To these I may add a third sort, which is not so common, nor yet so well known, and therefore I shall give you its name and description.

Name. It is called langue de Bouf; but why they should they call one herb by the name of bugloss, and another by the name langue de Bouf, is to me a question, seeing one signifies ox-tongue in Greek, and the other signifies the same in French.

Description. The leaves thereof are smaller than those of bugloss, but much rougher, the stalks rising up about a foot and a half high, and is most commonly of a red colour: the flowers stand in scaly rough heads, being composed of many small yellow flowers, not much unlike to those of dandelion, and the seed flieth away in down as that doth; you may easily know the flowers by the taste, for they are very bitter.

Place. It groweth wild in many places of the land, and may be plentifully found near London, as between Rotherhithe and Deptford, by the ditch sides; its virtues are held to be the same with borage and bugloss, only this is something hotter.

Time. They flower in June and July, and the seed is ripe shortly after.

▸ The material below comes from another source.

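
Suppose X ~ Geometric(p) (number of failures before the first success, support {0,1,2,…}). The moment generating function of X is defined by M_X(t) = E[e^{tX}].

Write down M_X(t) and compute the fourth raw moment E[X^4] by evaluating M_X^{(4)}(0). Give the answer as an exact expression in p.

E[X^4] = D^4[M](0) = 1 - 15/p + 50/p^2 - 60/p^3 + 24/p^4

M_X(t) = p/(-(1 - p)*e^(t) + 1)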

Government and virtues. They are all three herbs of Jupiter, and under Leo, all great cordials and strengtheners of nature. The leaves or roots are to very good purpose used in putrid and pestilential fevers, to defend the heart, and help to resist and expel the poison or the venom of other creatures: the seed is of the like effect; and the seed and leaves are good to increase milk in women's breasts: the leaves, flowers, and seed, all or any of them, are good to expel pensiveness and melancholy; to clarify the blood, and mitigate heat in fevers. The juice made into a syrup prevaileth much to all the purposes aforesaid, and is put with other cooling, opening, cleansing herbs to open obstructions, and help the yellow jaundice, and mixed with fumitory, to cool, cleanse, and temper the blood, whereby it helpeth the itch, ringworms and tetters, or other spreading scabs or sores. The flowers candied, or made into a conserve, are helpful in the former cases, but are chiefly used as a cordial, and are good for those that are weak with long sickness, and to comfort the heart and spirits of those that are in a consumption, or troubled with often swooning, or passions of the heart: the distilled water is no less effectual to all the purposes aforesaid, and helpeth the redness and inflammation of the eyes, being washed therewith; the dried herb is never used, but the green; yet the ashes thereof boiled in mead, or honey-water, are available against inflammations and ulcers in the mouth or throat, to wash and gargle it therewith. The roots of bugloss are effectual, being made into a licking electuary, for the cough, and to condensate thin phelgm, and rheumatic distillations upon the lungs.